A final note: calling God "Father" -- which Scripture does do the vast majority of the time -- has to me a very sensible, though sad, set of reasons behind it. God is indeed our Divine Parent. But on a planet where so much violence -- both individual and social, overt and hidden, criminal and culturally permitted -- faces all of us in varying degrees, a Father God powerfully appeals to our ideas of being protected as well as nurtured. I know I personally find tremendous comfort in praying the Lord's Prayer, "Our Father, who art in heaven..."
But praying to our Father does not, nor should it, negate God as Mother, the Spirit who births us, nurtures us with the milk of his/her merciful kindness, and yearns over us as a mother over her children. God is not a "neither/nor" but a "both/and".... He, God the Father, is also our Mother.
I can see nothing heretical at all in such an idea. And it frankly baffles me that others do. Sure, emphasize what Scripture emphasizes: God as Father. But do not forbid someone who is loved by a biblical God who has feminine attributes, lest the doctrinal error be yours rather than hers.

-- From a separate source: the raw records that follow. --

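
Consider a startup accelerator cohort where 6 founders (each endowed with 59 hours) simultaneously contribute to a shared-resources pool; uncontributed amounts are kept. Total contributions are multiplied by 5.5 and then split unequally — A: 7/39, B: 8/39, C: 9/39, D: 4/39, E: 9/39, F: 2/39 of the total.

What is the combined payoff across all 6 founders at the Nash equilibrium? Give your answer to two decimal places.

1150.50 hours

Each unit j contributes comes back to j as 5.5 × (j's share), so j prefers to contribute only if that share exceeds 1/5.5 = 0.1818; otherwise keeping the unit dominates.
B, C and E are above the threshold, contributing 59 each; the remaining 3 contribute 0. Total contributed: 177.
The shared-resources pool pays out 5.5 × 177 = 973.50 in total (split across the unequal shares, but the aggregate is all that matters for the group sum).
The 3 free-riders keep 59 each, adding 177. Group total = 177 + 973.50 = 1150.50.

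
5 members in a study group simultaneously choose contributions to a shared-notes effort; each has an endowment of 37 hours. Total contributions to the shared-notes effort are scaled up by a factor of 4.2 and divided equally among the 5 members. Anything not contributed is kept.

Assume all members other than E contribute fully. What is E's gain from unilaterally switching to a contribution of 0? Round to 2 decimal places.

5.92 hours

Switching from a contribution of 37 to 0 lets E keep an extra 37 hours, but lowers the shared-notes effort by 37, which costs E their own share of that drop: 4.2/5 × 37 = 31.08.
Net gain = 37 − 31.08 = 5.92. The private return per contributed unit (0.8400) is below 1, so free-riding is indeed the best response regardless of what the others do.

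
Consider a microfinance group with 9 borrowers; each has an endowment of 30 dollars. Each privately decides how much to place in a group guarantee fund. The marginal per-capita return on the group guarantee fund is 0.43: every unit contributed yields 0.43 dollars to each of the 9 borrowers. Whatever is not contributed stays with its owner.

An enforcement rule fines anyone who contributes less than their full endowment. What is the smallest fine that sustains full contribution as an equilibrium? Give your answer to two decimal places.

17.10 dollars

Given the others contribute fully, the best deviation is to contribute 0 (any partial contribution still incurs the fine and gives up units whose private return 0.43 is below 1).
Deviating from 30 to 0 saves 30 dollars but forfeits the deviator's share of the drop in the group guarantee fund: 0.43 × 30 = 12.90.
So the deviation gain is 30 − 12.90 = 17.10, and the fine must be at least 17.10 dollars to wipe it out.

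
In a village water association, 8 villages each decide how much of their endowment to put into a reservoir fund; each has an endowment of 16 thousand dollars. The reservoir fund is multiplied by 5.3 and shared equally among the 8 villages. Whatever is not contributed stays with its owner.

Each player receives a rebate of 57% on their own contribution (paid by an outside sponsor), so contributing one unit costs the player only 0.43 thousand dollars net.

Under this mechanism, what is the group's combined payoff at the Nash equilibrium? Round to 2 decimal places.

The effective private return per unit is now (5.3/8) / 0.43 = 1.5407 > 1, so every player's dominant strategy flips to full contribution.
So the Nash equilibrium is full contribution by all 8; the group earns 8 × (16 × 0.57 + 5.3 × 16) = 751.36.

751.36 thousand dollars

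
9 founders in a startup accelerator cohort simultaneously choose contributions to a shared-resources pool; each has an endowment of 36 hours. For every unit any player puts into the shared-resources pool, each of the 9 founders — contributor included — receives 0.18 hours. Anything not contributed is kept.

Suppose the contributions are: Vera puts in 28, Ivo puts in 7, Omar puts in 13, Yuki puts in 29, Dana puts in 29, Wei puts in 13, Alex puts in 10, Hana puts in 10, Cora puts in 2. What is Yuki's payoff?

32.38 hours

Total contributed: 28 + 7 + 13 + 29 + 29 + 13 + 10 + 10 + 2 = 141.
Each receives 0.18 × 141 = 25.38 from the shared-resources pool.
Yuki keeps 36 − 29 = 7, so Yuki's payoff is 7 + 25.38 = 32.38.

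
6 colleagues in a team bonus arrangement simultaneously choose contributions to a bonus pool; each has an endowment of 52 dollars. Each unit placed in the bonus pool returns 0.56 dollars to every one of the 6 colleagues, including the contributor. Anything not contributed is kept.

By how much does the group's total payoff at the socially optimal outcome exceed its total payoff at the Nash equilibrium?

736.32 dollars

The private return per contributed unit is 0.56 < 1, so contributing 0 is dominant for every player. At the Nash equilibrium everyone keeps their 52, and the group total is 6 × 52 = 312.
Each contributed unit returns 3.360 to the group as a whole (0.56 to each of 6 players), which exceeds 1, so the social optimum is full contribution: group total = 3.360 × 312 = 1048.32.
Efficiency loss = 1048.32 − 312 = 736.32.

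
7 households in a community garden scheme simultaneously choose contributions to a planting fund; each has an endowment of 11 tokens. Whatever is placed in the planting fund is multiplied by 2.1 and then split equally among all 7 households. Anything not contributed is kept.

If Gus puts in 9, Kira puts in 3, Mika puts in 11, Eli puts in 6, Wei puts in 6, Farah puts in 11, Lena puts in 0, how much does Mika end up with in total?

Total contributed: 9 + 3 + 11 + 6 + 6 + 11 + 0 = 46.
Each receives 2.1 × 46 / 7 = 13.80 from the planting fund.
Mika keeps 11 − 11 = 0, so Mika's payoff is 0 + 13.80 = 13.80.

13.80 tokens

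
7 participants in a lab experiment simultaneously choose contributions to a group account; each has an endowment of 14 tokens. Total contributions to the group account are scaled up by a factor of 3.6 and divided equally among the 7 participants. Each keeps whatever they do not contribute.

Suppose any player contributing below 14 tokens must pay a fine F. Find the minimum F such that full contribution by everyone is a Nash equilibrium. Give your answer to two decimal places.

6.80 tokens

Given the others contribute fully, the best deviation is to contribute 0 (any partial contribution still incurs the fine and gives up units whose private return 0.5143 is below 1).
Deviating from 14 to 0 saves 14 tokens but forfeits the deviator's share of the drop in the group account: 3.6/7 × 14 = 7.20.
So the deviation gain is 14 − 7.20 = 6.80, and the fine must be at least 6.80 tokens to wipe it out.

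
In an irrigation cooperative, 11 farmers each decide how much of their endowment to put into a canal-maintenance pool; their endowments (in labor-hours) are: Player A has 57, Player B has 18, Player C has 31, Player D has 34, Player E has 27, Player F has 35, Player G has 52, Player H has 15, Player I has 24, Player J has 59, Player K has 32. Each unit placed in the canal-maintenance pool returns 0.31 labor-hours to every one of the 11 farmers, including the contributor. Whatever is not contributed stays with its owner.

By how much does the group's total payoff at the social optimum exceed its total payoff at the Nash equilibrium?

The private return per contributed unit is 0.31 < 1 for everyone, so the Nash equilibrium is zero contribution and the group total is Σ E_j = 57 + 18 + 31 + 34 + 27 + 35 + 52 + 15 + 24 + 59 + 32 = 384.
Each contributed unit returns 3.410 to the group, so the social optimum is full contribution by everyone: group total = 3.410 × 384 = 1309.44.
Efficiency loss = (3.410 − 1) × 384 = 925.44.

925.44 labor-hours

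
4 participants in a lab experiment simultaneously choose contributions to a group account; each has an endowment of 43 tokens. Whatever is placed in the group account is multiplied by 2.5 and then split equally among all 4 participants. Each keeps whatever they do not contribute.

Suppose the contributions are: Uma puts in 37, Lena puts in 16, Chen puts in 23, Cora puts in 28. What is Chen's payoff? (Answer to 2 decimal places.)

85.00 tokens

Total contributed: 37 + 16 + 23 + 28 = 104.
Each receives 2.5 × 104 / 4 = 65.00 from the group account.
Chen keeps 43 − 23 = 20, so Chen's payoff is 20 + 65.00 = 85.00.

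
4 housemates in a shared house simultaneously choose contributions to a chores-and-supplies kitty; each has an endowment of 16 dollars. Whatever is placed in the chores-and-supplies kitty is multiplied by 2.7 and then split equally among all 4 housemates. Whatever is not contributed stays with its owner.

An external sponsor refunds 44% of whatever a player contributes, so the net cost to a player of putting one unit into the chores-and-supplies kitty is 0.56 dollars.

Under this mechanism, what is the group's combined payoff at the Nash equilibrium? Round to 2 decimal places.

200.96 dollars

With the mechanism, a contributed unit returns (2.7/4) / 0.56 = 1.2054 per unit of net cost to the contributor — now above 1 — so contributing fully is weakly dominant for every player.
So the Nash equilibrium is full contribution by all 4; the group earns 4 × (16 × 0.44 + 2.7 × 16) = 200.96.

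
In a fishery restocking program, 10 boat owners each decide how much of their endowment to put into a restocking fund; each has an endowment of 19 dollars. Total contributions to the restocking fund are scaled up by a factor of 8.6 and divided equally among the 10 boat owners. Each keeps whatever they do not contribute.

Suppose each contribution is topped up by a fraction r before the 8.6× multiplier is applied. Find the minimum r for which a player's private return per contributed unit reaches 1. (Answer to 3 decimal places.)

With matching at rate r, one contributed unit becomes (1 + r) in the restocking fund and returns 8.6 × (1 + r) / 10 to the contributor.
Setting this equal to 1: 1 + r = 10/8.6 = 1.1628.
So the minimum matching rate is r = 1.1628 − 1 = 0.163.

0.163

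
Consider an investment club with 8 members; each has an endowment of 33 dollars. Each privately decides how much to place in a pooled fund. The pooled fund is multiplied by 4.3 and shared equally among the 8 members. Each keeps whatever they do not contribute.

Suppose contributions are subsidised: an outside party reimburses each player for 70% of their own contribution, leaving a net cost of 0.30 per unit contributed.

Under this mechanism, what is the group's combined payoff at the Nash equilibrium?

1320.00 dollars

With the mechanism, a contributed unit returns (4.3/8) / 0.30 = 1.7917 per unit of net cost to the contributor — now above 1 — so contributing fully is weakly dominant for every player.
So the Nash equilibrium is full contribution by all 8; the group earns 8 × (33 × 0.70 + 4.3 × 33) = 1320.00.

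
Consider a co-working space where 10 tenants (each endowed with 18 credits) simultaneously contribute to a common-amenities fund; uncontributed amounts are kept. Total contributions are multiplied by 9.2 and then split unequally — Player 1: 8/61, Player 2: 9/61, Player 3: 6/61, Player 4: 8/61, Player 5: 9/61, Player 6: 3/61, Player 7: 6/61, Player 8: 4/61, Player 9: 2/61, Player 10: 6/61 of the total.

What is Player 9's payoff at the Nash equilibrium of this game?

A player with share s gets back 9.2·s per unit contributed, so full contribution is dominant for anyone with s > 1/9.2 = 0.1087 and zero contribution is dominant for anyone below.
The shares above 0.1087 belong to Player 1, Player 2, Player 4 and Player 5, contributing 18 each; the remaining 6 contribute 0. Total contributed: 72.
Player 9 keeps 18 and receives 9.2 × 72 × 2/61 = 21.72 from the common-amenities fund, for a payoff of 39.72.

39.72 credits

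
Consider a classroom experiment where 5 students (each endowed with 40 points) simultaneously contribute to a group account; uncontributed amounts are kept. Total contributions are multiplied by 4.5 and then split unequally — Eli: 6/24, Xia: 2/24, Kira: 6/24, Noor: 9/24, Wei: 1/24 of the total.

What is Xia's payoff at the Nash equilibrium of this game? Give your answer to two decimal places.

Player j's private return per contributed unit is 4.5 × (j's share). Contributing is weakly dominant for j when that share is at least 1/4.5 = 0.2222, and contributing 0 is dominant otherwise.
Eli, Kira and Noor clear that bar, contributing 40 each; the remaining 2 contribute 0. Total contributed: 120.
Xia keeps 40 and receives 4.5 × 120 × 2/24 = 45.00 from the group account, for a payoff of 85.00.

85.00 points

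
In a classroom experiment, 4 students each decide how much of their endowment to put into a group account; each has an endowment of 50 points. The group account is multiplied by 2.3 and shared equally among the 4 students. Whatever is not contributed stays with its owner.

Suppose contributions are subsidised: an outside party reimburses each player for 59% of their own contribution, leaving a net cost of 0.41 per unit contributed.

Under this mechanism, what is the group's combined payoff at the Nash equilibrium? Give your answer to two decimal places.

578.00 points

With the mechanism, a contributed unit returns (2.3/4) / 0.41 = 1.4024 per unit of net cost to the contributor — now above 1 — so contributing fully is weakly dominant for every player.
So the Nash equilibrium is full contribution by all 4; the group earns 4 × (50 × 0.59 + 2.3 × 50) = 578.00.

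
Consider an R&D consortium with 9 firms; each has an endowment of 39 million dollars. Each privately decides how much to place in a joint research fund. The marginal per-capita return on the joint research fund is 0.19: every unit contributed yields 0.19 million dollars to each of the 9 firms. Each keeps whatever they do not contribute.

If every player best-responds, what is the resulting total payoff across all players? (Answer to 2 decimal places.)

The private return per contributed unit is 0.19 < 1, so contributing 0 is dominant for every player. At the Nash equilibrium everyone keeps their 39, and the group total is 9 × 39 = 351.

351.00 million dollars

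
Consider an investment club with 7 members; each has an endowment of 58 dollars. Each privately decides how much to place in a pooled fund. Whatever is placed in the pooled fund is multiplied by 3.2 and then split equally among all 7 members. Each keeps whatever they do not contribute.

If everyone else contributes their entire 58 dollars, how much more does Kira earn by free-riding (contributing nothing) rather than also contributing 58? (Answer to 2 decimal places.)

Switching from a contribution of 58 to 0 lets Kira keep an extra 58 dollars, but lowers the pooled fund by 58, which costs Kira their own share of that drop: 3.2/7 × 58 = 26.51.
Net gain = 58 − 26.51 = 31.49. The private return per contributed unit (0.4571) is below 1, so free-riding is indeed the best response regardless of what the others do.

31.49 dollars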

Okay, I've had my say. Now club me like a baby seal.
-=-
Suggested Reading:
Mimi Haddad's article on language and gender.
Rebecca Groothuis' short, pithy treatment of gender-inclusive bible translations.
Kevin Giles dismantles hierarchical belief regarding both members of the Trinity and male and female. (His book on this topic is incredible!)
7 comments:
Yes, I'd like much to see that. Blessings!
I can't say what they're stuck on... but I wish they'd get unstuck!
Right on, John.
As Jesus told the woman at the well, "God is spirit and those who worship him do so in spirit."
I agree the aspects of both mother and father are inherent in God. We are the only ones that limit God by gender and don't you think that that in itself sounds a little like idolatry?
Just a thought - keep up the good work been reading you for years...
I think this young gal hangs with John MacArthur. It's really very sad. I also wish she'd stop ending every other sentence with an exclamation point. It gives me soul burn.
Hey Jon.
Preach it. Our limited theological boxes have got to be busted wide open. This winter I led a women's retreat for our church where we focused on the creation story in Proverbs 3:19--where God laid the foundations of the earth through Wisdom. Hokmah (I don't know the officially accepted spelling for this word), Wisdom, is a feminine noun for the Wisdom of God. Proverbs 3:18 "She is a tree of life to those who embrace her," and it's by Her agency that the Holy One "laid the earth's foundations." That's a creation story that I never studied as a kid.
Keep being crazy. Happy Fool's Day!
Tamara
(The Wittenburg Door)
Good to hear from you! As far as being crazy... I'm afraid that is more or less my permanent state, even in my redeemed nature!
So sorry about your father! Yes, come over to the Gender Revolution and hang out with the usual suspects. We'll all be there. Also, JPUSA is doing a tent called "Project12," so come over and meet the other usual suspects there... so many suspects, so little time!